Before going any deeper, let’s explain what’s going on in the aforementioned Attention is All you Need paper.

## Attention is All You Need Example

In the above equation, we have

$\frac{QK^T}{\sqrt{d_k}} .$

Each entries of $QK^T$ is the dot product a row of $Q$ and a row of $K$:

$q \cdot k = q_1 k_1 + \cdots + q_{d_k} k_{d_k}.$

It turns out that this is the sum of $d_k$ numbers, and by the square root cancellation principle, we expect the sum to be of order $\sqrt{d_k}$. Hence dividing through by this number allows the sum to be, on average, of size comparable to 1 (rather than the much larger $\sqrt{d_k}$.

Keeping the sums from being too large helps us avoid the problem of exploding gradients in deep learning.

## Back to the Math

Recall we had a vector $v$ of $d$ dimensions,

$v = (v_1 , \ldots , v_d),$

and we are interesting in what the sum is, on average. To make the question more precise, we assume each coordinate is independently generated randomly with mean zero. The key assumption is independence, that is the generation of one coordinate does not impact the others. The mean zero assumption can be obtained by shifting the values (for instance instead of recording a six sided dice roll, record the dice roll minus 3.5).

Here are some examples in python that you are welcome to check

v1 = np.random.choice([1,2,3,4,5,6],size=500) - 3.5
v2 = np.random.exponential(1,size=500) - 1
v3 = np.random.normal(0,1,size=500) 

For such a vector, and $d$ a bit large (say over 30), we expect

$|v_1 + \cdots + v_d| \approx \sqrt{v_1^2 + \cdots + v_d^2}.$

Specializing to the case where the coordinates are $\pm 1$, we recover the $\sqrt{d}$ from earlier. Now why should we expect that the sum is of size $\sqrt{d}$?

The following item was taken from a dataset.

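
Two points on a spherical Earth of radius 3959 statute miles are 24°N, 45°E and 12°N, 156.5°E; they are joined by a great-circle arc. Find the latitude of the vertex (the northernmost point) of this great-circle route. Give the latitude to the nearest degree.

≈ 31°N

The great circle lies in the plane with unit normal n̂ = (p₁ × p₂)/|p₁ × p₂|.
Here n̂_z ≈ +0.857; the vertex latitude is φ_max = arccos|n̂_z| ≈ 31.0°.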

One way to see this is to explicitly compute the expected value of

$\left( v_1^2 + \cdots + v_d^2 \right),$

which is precisely $d$. This computation can be done by expanding the square and using that the covariance of two different coordinates is 0. We will put the classical computation at the end of the post for those interested.

It is a common theme in this area that working with the square of the sum is theoretically much easier than working with the sum itself.

## The Central Limit Theorem

It is worth reiterating that the square root cancellation heuristic generalizes much further than the $\pm 1$ example, but let’s continue our focus there. The astute reader will notice that the above histplot looked like the normal distribution. In fact, it is. If we consider the sum

$\frac{v_1 + \cdots + v_d}{\sqrt{d}},$

the histplot will be normal with mean zero and variance. Put another way,

$v_1 + \cdots + v_d \approx \sqrt{d},$

and we can quantify the $\approx$ precisely. Thus if we have a sum of $d$ numbers (where we expect the numbers to be on average 0), we can divide the sum by $\sqrt{d}$ in order to make the sum $\approx 1$.

## The Variance Computation

We will show

$E[ \left( v_1^2 + \cdots + v_d^2 \right) ] = \sum_{j} E[v_j^2]$

Indeed,

$E[ \left( v_1^2 + \cdots + v_d^2 \right) ]= E[\sum_{ i,j} v_i v_j ] =\sum_{ i,j} E[v_i v_j ] ,$

using FOIL from algebra and linearity of expectation. It is thus enough to show,

$\sum_{ i,j} E[v_i v_j ] = 0,$

for every $i \neq j$. But this follows from independence.